~clarkema >_

Multiple Co-operating Grammars in Raku

09 February 2022

Recently I’ve been using Raku’s grammars to parse a custom language for a project I’m dealing with at work. Grammars are a very powerful tool for quickly iterating on parsers and exploring how a language might work.

In the process of this experimentation I bumped into a corner that doesn’t seem to be documented anywhere: calling grammars from each other.

This might sound like a very strange thing to want to do, but in fact embedded languages crop up with surprising regularity in computing. As an obvious example, imagine you’re trying to parse a web page. Rather than trying to describe all the content in the page in a single grammar, it makes sense to have a grammar for HTML, another for CSS, a third for JS, and so on. This separation becomes essential if you also need to deal with some of the different templating languages that are used to generate HTML.

My use-case is similar; I have an input file that uses two different languages. One (the main language) is block-based and looks broadly like this:

thing name {
    "Some text"

    foo {

    }

    bar {

    }
}

Embedded at certain points in this primary language is another language that is, essentially, Lisp.

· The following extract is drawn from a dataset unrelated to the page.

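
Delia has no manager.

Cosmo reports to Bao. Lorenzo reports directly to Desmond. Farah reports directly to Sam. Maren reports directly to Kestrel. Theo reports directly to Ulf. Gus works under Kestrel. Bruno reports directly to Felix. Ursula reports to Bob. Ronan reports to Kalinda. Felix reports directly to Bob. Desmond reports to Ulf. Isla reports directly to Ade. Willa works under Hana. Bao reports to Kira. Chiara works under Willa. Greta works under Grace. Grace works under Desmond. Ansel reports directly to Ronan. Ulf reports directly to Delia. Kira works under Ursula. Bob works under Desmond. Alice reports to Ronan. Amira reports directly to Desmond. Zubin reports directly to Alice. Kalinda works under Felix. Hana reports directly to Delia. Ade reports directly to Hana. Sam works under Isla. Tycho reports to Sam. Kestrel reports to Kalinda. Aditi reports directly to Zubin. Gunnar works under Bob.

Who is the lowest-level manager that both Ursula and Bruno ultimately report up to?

Bob

Ursula's chain of managers is Bob, Desmond, Ulf, Delia. Bruno's chain of managers is Felix, Bob, Desmond, Ulf, Delia. The first manager that appears in both chains is Bob.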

(bind some-symbol "value")

I want to have a separate Raku grammar for each, and call the secondary grammar from the primary one when required. It turns out this is very possible, and pretty straight-forward once you know the correct incantation.

There are two possible approaches, depending whether or not you care about sharing an action object.

Shared actions

The simplest way is to call a fully-qualified rule in the secondary grammar from a rule in the primary grammar.

grammar SecondaryGrammar {
    rule TOP { 
        | ...
        | <bar>
    }

    rule bar {
        ...
    }
}

grammar PrimaryGrammar {
    rule TOP {
        | ...
        | <foo>
    }

    rule foo {
        # Since my secondary langauge is Lisp I'm using a look-ahead to
        # recognise an opening paren and trigger the change into the secondary
        # grammar without consuming the '('
        <?before '('>

        <SecondaryGrammar::TOP>
        # or <SecondaryGrammar::bar>, etc.
    }
}

This works fine, but if you are using an action object with the primary grammar then rules in the secondary grammar will trigger method calls in the same action object. This could be what you want, or it could lead to name collisions.

If you aren’t using action objects or want to share one between the grammars, this is the easiest approach.

Separate actions

If you want your two grammars to use different action objects then life becomes a little more complicated. The secondary grammar can stay the same as above, but the way you call into it needs to change:

unit grammar PrimaryGrammar;

rule foo {
    # We need somewhere to hold the Match returned by the secondary grammar
    :my $inner;

    # Since my secondary langauge is Lisp I'm using a look-ahead to
    # recognise an opening paren and trigger the change into the secondary
    # grammar without consuming the '('
    <?before '('>

    # Now we know there is a chunk of the secondary language coming we can
    # parse it by passing the original source into the secondary grammar
    # and telling it to start at the current position ($/.to)
    # We can pass in whatever action object we like in the usual way, and
    # do whatever we need to with the result.
    {
        $inner = SecondaryGrammar.subparse(
            $/.orig,
            :pos($/.to),
            :actions(SecondaryActions.new)
        );
    }

    # Ensure that this rule fails if the inner match does
    <?{ ?$inner }>

    # Unlike the first approach, running a separate subparse means that our
    # current parse doesn't see the characters matched by the secondary grammar
    # as being consumed, and will try to match them again.
    # This matches and discards the number of characters matched by the
    # secondary grammar.
    .**{$inner.to - $/.pos}
}

So there we have it! Being able to define multiple grammars that are aware of each other and able to co-operate makes parsing complex combinations of embedded languages far cleaner.

Finally, many thanks to moritz on the #raku IRC channel for pointing me in the right direction with this.